Artificial intelligence & robotics

Jiawei Gu

The AI expert designs interfaces that let technology assist rather than annoy.
Photo courtesy of Jiawei Gu

Year Honored
2016

Organization
Baidu

Region
Global

When we meet at a café in Beijing’s 798 Art District, a creative hub in China’s capital, Jiawei Gu has turned off the notification pings from Tencent’s WeChat, China’s ubiquitous messaging app, on his smartphone. When he glances quickly to check the screen, he has “more than 17,000 unread messages.” The way we interact with information technology is broken, he says. “I don’t want to be captive for checking buzzes,” Gu says.

Gu is Baidu’s go-to engineer for designing better models of “human-computer interaction.” One example, DuLight, is an AI interface that helps blind or vision-impaired people.
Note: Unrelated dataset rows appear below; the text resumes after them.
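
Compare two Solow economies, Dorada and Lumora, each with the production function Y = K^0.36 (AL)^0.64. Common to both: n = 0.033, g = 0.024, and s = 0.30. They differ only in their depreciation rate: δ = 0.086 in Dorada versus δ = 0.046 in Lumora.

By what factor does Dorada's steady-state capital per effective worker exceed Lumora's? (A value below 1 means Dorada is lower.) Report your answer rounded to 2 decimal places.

k*_D / k*_L ≈ 0.60

Steady-state k* = [s/(n + g + δ)]^(1/(1−α)), so the ratio is [ (s_D/(n + g + δ)_D) / (s_L/(n + g + δ)_L) ]^1.5625.
s_D/(n + g + δ)_D = 0.30/0.143 = 2.0979; s_L/(n + g + δ)_L = 0.30/0.103 = 2.9126.
Ratio = (2.0979/2.9126)^1.5625 = 0.7203^1.5625 ≈ 0.5989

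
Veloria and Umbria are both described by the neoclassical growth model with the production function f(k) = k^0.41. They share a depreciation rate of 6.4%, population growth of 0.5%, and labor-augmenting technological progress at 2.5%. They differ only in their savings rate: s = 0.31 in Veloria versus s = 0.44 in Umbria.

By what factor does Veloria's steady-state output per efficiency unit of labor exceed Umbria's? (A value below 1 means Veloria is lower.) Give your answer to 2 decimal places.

y*_V / y*_U ≈ 0.78

Steady-state y* = [s/(n + g + δ)]^(α/(1−α)), so the ratio is [ (s_V/(n + g + δ)_V) / (s_U/(n + g + δ)_U) ]^0.6949.
s_V/(n + g + δ)_V = 0.31/0.094 = 3.2979; s_U/(n + g + δ)_U = 0.44/0.094 = 4.6809.
Ratio = (3.2979/4.6809)^0.6949 = 0.7045^0.6949 ≈ 0.7840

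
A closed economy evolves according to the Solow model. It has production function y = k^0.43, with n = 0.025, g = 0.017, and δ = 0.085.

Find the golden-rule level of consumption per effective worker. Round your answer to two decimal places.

At the golden rule, f'(k) = n + g + δ, so α·k^(α−1) = n + g + δ and k_gold = (α/(n + g + δ))^(1/(1−α)).
k_gold = (0.43/0.127)^(1/0.57) = 3.3858^1.7544 ≈ 8.4965
c_gold = f(k_gold) − (n + g + δ)·k_gold = 2.5094 − 0.127×8.4965 ≈ 1.4303

c_gold ≈ 1.43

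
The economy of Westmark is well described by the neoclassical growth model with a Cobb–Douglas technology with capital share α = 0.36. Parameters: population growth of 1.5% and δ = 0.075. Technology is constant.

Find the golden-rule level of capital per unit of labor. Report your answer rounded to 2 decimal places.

The golden rule sets f'(k) = n + δ, i.e. α·k^(α−1) = n + δ.
So k^(1−α) = α / (n + δ) = 0.36 / 0.090 = 4.0000.
k_gold = 4.0000^(1/0.64) ≈ 8.7241

k_gold ≈ 8.72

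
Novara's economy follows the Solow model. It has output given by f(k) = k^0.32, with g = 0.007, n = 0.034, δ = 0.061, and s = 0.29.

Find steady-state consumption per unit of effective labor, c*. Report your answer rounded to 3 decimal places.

c* ≈ 1.161

Steady state requires s·f(k) = (n + g + δ)·k, i.e. s·k^α = (n + g + δ)·k.
Dividing both sides by k: k^(1−α) = s / (n + g + δ).
k^0.68 = 0.29 / (0.034 + 0.007 + 0.061) = 0.29 / 0.102 = 2.8431
k* = 2.8431^(1/0.68) ≈ 4.6488
y* = (k*)^α = 4.6488^0.32 ≈ 1.6351
c* = (1 − s)·y* = (1 − 0.29) × 1.6351 ≈ 1.1609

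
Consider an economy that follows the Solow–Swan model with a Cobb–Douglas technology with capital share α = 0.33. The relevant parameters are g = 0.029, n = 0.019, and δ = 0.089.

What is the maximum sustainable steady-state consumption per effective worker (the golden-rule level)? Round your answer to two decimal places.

c_gold ≈ 1.03

At the golden rule, f'(k) = n + g + δ, so α·k^(α−1) = n + g + δ and k_gold = (α/(n + g + δ))^(1/(1−α)).
k_gold = (0.33/0.137)^(1/0.67) = 2.4088^1.4925 ≈ 3.7140
c_gold = f(k_gold) − (n + g + δ)·k_gold = 1.5419 − 0.137×3.7140 ≈ 1.0331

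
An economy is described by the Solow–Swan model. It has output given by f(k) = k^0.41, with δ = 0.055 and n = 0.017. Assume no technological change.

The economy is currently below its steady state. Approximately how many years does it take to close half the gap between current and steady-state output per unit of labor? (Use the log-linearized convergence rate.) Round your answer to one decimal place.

about 16.3 years

Near the steady state the convergence rate is λ = (1 − α)(n + δ).
λ = (1 − 0.41) × 0.072 = 0.59 × 0.072 = 0.04248
Half-life = ln 2 / λ = 0.6931 / 0.04248 ≈ 16.32 years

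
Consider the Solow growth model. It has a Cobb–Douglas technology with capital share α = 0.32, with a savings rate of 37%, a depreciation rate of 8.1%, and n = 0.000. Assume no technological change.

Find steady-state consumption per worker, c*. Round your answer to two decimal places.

In steady state, investment equals break-even investment: s·k^α = (n + δ)·k.
Rearranging, k^(1−α) = s / (n + δ).
k^0.68 = 0.37 / (0.000 + 0.081) = 0.37 / 0.081 = 4.5679
k* = 4.5679^(1/0.68) ≈ 9.3362
y* = (k*)^α = 9.3362^0.32 ≈ 2.0439
c* = (1 − s)·y* = (1 − 0.37) × 2.0439 ≈ 1.2877

c* ≈ 1.29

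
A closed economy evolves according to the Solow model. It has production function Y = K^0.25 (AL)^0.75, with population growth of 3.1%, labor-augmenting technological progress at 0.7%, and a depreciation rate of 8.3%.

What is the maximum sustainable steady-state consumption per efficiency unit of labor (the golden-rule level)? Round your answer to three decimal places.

c_gold ≈ 0.955

At the golden rule, f'(k) = n + g + δ, so α·k^(α−1) = n + g + δ and k_gold = (α/(n + g + δ))^(1/(1−α)).
k_gold = (0.25/0.121)^(1/0.75) = 2.0661^1.3333 ≈ 2.6314
c_gold = f(k_gold) − (n + g + δ)·k_gold = 1.2736 − 0.121×2.6314 ≈ 0.9552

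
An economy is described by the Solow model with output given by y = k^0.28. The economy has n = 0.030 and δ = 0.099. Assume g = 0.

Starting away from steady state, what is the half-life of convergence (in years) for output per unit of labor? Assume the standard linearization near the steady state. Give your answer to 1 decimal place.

Near the steady state the convergence rate is λ = (1 − α)(n + δ).
λ = (1 − 0.28) × 0.129 = 0.72 × 0.129 = 0.09288
Half-life = ln 2 / λ = 0.6931 / 0.09288 ≈ 7.46 years

t_½ ≈ 7.5 years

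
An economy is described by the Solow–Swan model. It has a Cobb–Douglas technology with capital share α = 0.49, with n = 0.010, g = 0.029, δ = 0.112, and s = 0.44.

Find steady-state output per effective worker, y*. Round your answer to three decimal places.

Steady state requires s·f(k) = (n + g + δ)·k, i.e. s·k^α = (n + g + δ)·k.
Dividing both sides by k: k^(1−α) = s / (n + g + δ).
k^0.51 = 0.44 / (0.010 + 0.029 + 0.112) = 0.44 / 0.151 = 2.9139
k* = 2.9139^(1/0.51) ≈ 8.1421
y* = (k*)^α = 8.1421^0.49 ≈ 2.7942

y* ≈ 2.794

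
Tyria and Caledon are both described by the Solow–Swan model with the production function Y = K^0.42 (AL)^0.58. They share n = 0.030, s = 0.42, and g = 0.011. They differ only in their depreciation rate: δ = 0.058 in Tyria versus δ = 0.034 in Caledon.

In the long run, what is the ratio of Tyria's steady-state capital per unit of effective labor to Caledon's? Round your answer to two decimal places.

Steady-state k* = [s/(n + g + δ)]^(1/(1−α)), so the ratio is [ (s_T/(n + g + δ)_T) / (s_C/(n + g + δ)_C) ]^1.7241.
s_T/(n + g + δ)_T = 0.42/0.099 = 4.2424; s_C/(n + g + δ)_C = 0.42/0.075 = 5.6000.
Ratio = (4.2424/5.6000)^1.7241 = 0.7576^1.7241 ≈ 0.6196

k*_T / k*_C ≈ 0.62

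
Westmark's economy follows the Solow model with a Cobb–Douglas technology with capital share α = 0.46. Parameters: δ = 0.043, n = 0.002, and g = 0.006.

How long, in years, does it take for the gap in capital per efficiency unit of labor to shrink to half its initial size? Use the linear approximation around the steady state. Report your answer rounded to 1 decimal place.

Near the steady state the convergence rate is λ = (1 − α)(n + g + δ).
λ = (1 − 0.46) × 0.051 = 0.54 × 0.051 = 0.02754
Half-life = ln 2 / λ = 0.6931 / 0.02754 ≈ 25.17 years

half-life ≈ 25.2 years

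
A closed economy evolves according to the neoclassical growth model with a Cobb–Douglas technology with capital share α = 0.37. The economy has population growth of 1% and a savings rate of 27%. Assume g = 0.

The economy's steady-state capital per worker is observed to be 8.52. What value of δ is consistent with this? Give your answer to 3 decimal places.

At the steady state, Δk = 0, so s·k^α = (n + δ)·k.
So s / (n + δ) = (k*)^(1−α) = 8.52^0.63 = 3.8564.
Therefore n + δ = s / 3.8564 = 0.27 / 3.8564 = 0.0700, so δ = 0.0700 − 0.010 = 0.0600.

δ ≈ 0.060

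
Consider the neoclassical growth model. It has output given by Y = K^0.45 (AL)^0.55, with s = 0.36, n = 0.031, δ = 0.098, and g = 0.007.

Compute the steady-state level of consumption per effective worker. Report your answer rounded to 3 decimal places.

c* ≈ 1.419

At the steady state, Δk = 0, so s·k^α = (n + g + δ)·k.
Dividing both sides by k: k^(1−α) = s / (n + g + δ).
k^0.55 = 0.36 / (0.031 + 0.007 + 0.098) = 0.36 / 0.136 = 2.6471
k* = 2.6471^(1/0.55) ≈ 5.8705
y* = (k*)^α = 5.8705^0.45 ≈ 2.2177
c* = (1 − s)·y* = (1 − 0.36) × 2.2177 ≈ 1.4193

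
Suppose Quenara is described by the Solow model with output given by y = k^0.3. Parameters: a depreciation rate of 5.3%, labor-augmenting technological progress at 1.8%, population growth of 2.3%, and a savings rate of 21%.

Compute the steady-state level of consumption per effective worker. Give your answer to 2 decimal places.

At the steady state, Δk = 0, so s·k^α = (n + g + δ)·k.
Rearranging, k^(1−α) = s / (n + g + δ).
k^0.7 = 0.21 / (0.023 + 0.018 + 0.053) = 0.21 / 0.094 = 2.2340
k* = 2.2340^(1/0.7) ≈ 3.1528
y* = (k*)^α = 3.1528^0.3 ≈ 1.4113
c* = (1 − s)·y* = (1 − 0.21) × 1.4113 ≈ 1.1149

c* ≈ 1.11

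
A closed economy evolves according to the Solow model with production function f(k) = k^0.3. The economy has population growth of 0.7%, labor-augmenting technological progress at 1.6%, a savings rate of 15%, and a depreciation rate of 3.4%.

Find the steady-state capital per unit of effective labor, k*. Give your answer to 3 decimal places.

k* = 3.984

In steady state, investment equals break-even investment: s·k^α = (n + g + δ)·k.
Rearranging, k^(1−α) = s / (n + g + δ).
k^0.7 = 0.15 / (0.007 + 0.016 + 0.034) = 0.15 / 0.057 = 2.6316
k* = 2.6316^(1/0.7) ≈ 3.9840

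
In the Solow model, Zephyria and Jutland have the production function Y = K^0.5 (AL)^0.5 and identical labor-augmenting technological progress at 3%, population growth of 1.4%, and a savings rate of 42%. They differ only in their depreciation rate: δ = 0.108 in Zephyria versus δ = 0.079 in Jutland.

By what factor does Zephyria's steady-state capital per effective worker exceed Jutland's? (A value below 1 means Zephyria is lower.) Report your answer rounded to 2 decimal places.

k*_Z / k*_J ≈ 0.65

Steady-state k* = [s/(n + g + δ)]^(1/(1−α)), so the ratio is [ (s_Z/(n + g + δ)_Z) / (s_J/(n + g + δ)_J) ]^2.
s_Z/(n + g + δ)_Z = 0.42/0.152 = 2.7632; s_J/(n + g + δ)_J = 0.42/0.123 = 3.4146.
Ratio = (2.7632/3.4146)^2 = 0.8092^2 ≈ 0.6548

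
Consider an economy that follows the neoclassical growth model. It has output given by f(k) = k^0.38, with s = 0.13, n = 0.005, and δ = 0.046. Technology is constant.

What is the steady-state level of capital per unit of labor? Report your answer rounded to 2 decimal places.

At the steady state, Δk = 0, so s·k^α = (n + δ)·k.
Rearranging, k^(1−α) = s / (n + δ).
k^0.62 = 0.13 / (0.005 + 0.046) = 0.13 / 0.051 = 2.5490
k* = 2.5490^(1/0.62) ≈ 4.5231

k* ≈ 4.52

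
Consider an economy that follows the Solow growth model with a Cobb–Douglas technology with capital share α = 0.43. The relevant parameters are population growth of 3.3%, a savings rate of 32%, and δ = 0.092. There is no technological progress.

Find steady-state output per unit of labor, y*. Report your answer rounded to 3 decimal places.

Steady state requires s·f(k) = (n + δ)·k, i.e. s·k^α = (n + δ)·k.
Rearranging, k^(1−α) = s / (n + δ).
k^0.57 = 0.32 / (0.033 + 0.092) = 0.32 / 0.125 = 2.5600
k* = 2.5600^(1/0.57) ≈ 5.2025
y* = (k*)^α = 5.2025^0.43 ≈ 2.0322

y* ≈ 2.032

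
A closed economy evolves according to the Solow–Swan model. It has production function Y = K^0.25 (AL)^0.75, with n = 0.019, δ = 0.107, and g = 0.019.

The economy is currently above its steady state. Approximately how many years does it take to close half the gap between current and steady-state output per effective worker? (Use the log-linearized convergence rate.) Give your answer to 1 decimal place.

about 6.4 years

Near the steady state the convergence rate is λ = (1 − α)(n + g + δ).
λ = (1 − 0.25) × 0.145 = 0.75 × 0.145 = 0.10875
Half-life = ln 2 / λ = 0.6931 / 0.10875 ≈ 6.37 years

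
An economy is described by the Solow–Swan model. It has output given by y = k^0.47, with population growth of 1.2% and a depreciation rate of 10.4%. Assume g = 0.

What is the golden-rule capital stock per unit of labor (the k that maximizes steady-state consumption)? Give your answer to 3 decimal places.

The golden rule sets f'(k) = n + δ, i.e. α·k^(α−1) = n + δ.
So k^(1−α) = α / (n + δ) = 0.47 / 0.116 = 4.0517.
k_gold = 4.0517^(1/0.53) ≈ 14.0115

k_gold ≈ 14.012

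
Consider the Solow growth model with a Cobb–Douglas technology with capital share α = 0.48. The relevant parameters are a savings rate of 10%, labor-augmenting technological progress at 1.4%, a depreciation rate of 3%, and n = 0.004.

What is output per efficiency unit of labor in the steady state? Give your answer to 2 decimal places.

y* = 1.97

At the steady state, Δk = 0, so s·k^α = (n + g + δ)·k.
Dividing both sides by k: k^(1−α) = s / (n + g + δ).
k^0.52 = 0.10 / (0.004 + 0.014 + 0.030) = 0.10 / 0.048 = 2.0833
k* = 2.0833^(1/0.52) ≈ 4.1019
y* = (k*)^α = 4.1019^0.48 ≈ 1.9689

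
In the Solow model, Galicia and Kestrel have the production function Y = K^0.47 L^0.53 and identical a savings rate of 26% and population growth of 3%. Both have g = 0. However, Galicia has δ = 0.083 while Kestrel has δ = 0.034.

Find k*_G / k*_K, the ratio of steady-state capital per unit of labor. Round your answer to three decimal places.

Steady-state k* = [s/(n + δ)]^(1/(1−α)), so the ratio is [ (s_G/(n + δ)_G) / (s_K/(n + δ)_K) ]^1.8868.
s_G/(n + δ)_G = 0.26/0.113 = 2.3009; s_K/(n + δ)_K = 0.26/0.064 = 4.0625.
Ratio = (2.3009/4.0625)^1.8868 = 0.5664^1.8868 ≈ 0.3421

k*_G / k*_K ≈ 0.342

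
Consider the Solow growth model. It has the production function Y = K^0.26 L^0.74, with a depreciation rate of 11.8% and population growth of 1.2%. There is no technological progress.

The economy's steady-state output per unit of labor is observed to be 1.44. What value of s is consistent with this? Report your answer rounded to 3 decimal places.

s ≈ 0.367

At the steady state, Δk = 0, so s·k^α = (n + δ)·k.
Since y* = [s/(n + δ)]^(α/(1−α)), we have s/(n + δ) = (y*)^((1−α)/α) = 1.44^2.8462 = 2.8231.
Therefore s = 2.8231 × (n + δ) = 2.8231 × 0.130 = 0.3670.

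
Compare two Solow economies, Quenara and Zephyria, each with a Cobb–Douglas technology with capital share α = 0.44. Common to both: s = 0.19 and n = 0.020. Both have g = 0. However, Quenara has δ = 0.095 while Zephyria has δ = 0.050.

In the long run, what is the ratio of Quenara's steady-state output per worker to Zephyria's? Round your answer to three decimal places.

Steady-state y* = [s/(n + δ)]^(α/(1−α)), so the ratio is [ (s_Q/(n + δ)_Q) / (s_Z/(n + δ)_Z) ]^0.7857.
s_Q/(n + δ)_Q = 0.19/0.115 = 1.6522; s_Z/(n + δ)_Z = 0.19/0.070 = 2.7143.
Ratio = (1.6522/2.7143)^0.7857 = 0.6087^0.7857 ≈ 0.6770

ratio ≈ 0.677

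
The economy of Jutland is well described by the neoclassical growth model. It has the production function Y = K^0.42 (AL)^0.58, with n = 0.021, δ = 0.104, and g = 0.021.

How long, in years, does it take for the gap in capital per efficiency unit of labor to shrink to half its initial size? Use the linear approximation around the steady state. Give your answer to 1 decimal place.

Near the steady state the convergence rate is λ = (1 − α)(n + g + δ).
λ = (1 − 0.42) × 0.146 = 0.58 × 0.146 = 0.08468
Half-life = ln 2 / λ = 0.6931 / 0.08468 ≈ 8.18 years

about 8.2 years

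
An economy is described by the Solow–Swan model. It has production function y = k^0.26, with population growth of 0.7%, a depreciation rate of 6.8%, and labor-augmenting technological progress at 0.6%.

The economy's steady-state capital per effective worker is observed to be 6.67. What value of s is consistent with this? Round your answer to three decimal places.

s ≈ 0.330

In steady state, investment equals break-even investment: s·k^α = (n + g + δ)·k.
So s / (n + g + δ) = (k*)^(1−α) = 6.67^0.74 = 4.0724.
Therefore s = 4.0724 × (n + g + δ) = 4.0724 × 0.081 = 0.3299.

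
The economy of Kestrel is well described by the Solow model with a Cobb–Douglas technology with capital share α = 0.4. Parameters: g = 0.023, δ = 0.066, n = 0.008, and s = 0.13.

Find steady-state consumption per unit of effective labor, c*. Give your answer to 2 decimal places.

c* = 1.06

Steady state requires s·f(k) = (n + g + δ)·k, i.e. s·k^α = (n + g + δ)·k.
Rearranging, k^(1−α) = s / (n + g + δ).
k^0.6 = 0.13 / (0.008 + 0.023 + 0.066) = 0.13 / 0.097 = 1.3402
k* = 1.3402^(1/0.6) ≈ 1.6291
y* = (k*)^α = 1.6291^0.4 ≈ 1.2156
c* = (1 − s)·y* = (1 − 0.13) × 1.2156 ≈ 1.0576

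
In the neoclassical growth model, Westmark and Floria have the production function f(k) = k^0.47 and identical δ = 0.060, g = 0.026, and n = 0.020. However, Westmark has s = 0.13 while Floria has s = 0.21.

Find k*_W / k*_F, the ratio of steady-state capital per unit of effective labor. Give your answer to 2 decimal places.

k*_W / k*_F ≈ 0.40

Steady-state k* = [s/(n + g + δ)]^(1/(1−α)), so the ratio is [ (s_W/(n + g + δ)_W) / (s_F/(n + g + δ)_F) ]^1.8868.
s_W/(n + g + δ)_W = 0.13/0.106 = 1.2264; s_F/(n + g + δ)_F = 0.21/0.106 = 1.9811.
Ratio = (1.2264/1.9811)^1.8868 = 0.6191^1.8868 ≈ 0.4047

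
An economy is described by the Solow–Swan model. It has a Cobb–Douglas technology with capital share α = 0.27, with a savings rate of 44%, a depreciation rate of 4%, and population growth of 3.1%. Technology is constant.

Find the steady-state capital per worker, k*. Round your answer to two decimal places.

Steady state requires s·f(k) = (n + δ)·k, i.e. s·k^α = (n + δ)·k.
Dividing both sides by k: k^(1−α) = s / (n + δ).
k^0.73 = 0.44 / (0.031 + 0.040) = 0.44 / 0.071 = 6.1972
k* = 6.1972^(1/0.73) ≈ 12.1674

k* ≈ 12.17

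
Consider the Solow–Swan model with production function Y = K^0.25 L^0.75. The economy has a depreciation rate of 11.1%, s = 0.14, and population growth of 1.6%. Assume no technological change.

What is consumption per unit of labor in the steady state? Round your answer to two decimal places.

c* = 0.89

Steady state requires s·f(k) = (n + δ)·k, i.e. s·k^α = (n + δ)·k.
Rearranging, k^(1−α) = s / (n + δ).
k^0.75 = 0.14 / (0.016 + 0.111) = 0.14 / 0.127 = 1.1024
k* = 1.1024^(1/0.75) ≈ 1.1388
y* = (k*)^α = 1.1388^0.25 ≈ 1.0330
c* = (1 − s)·y* = (1 − 0.14) × 1.0330 ≈ 0.8884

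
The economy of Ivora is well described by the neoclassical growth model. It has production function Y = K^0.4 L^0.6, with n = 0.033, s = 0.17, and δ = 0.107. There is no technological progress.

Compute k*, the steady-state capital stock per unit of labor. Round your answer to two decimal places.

k* ≈ 1.38

At the steady state, Δk = 0, so s·k^α = (n + δ)·k.
Dividing both sides by k: k^(1−α) = s / (n + δ).
k^0.6 = 0.17 / (0.033 + 0.107) = 0.17 / 0.140 = 1.2143
k* = 1.2143^(1/0.6) ≈ 1.3821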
A camera mounted on a headset or a user’s phone can scan bills, train schedules, labels on boxes, or just about anything; the objects or words are then identified, using deep—learning algorithms and the processor on a mobile phone, and translated into speech that the user hears through an earpiece. “The facial recognition function is also getting really good,” says Gu.

Gu’s vision of the future is one in which people can enjoy the benefits of technology without being captive to cords and notification buzzes. “I want to bring humans back to an unplugged age,” he says.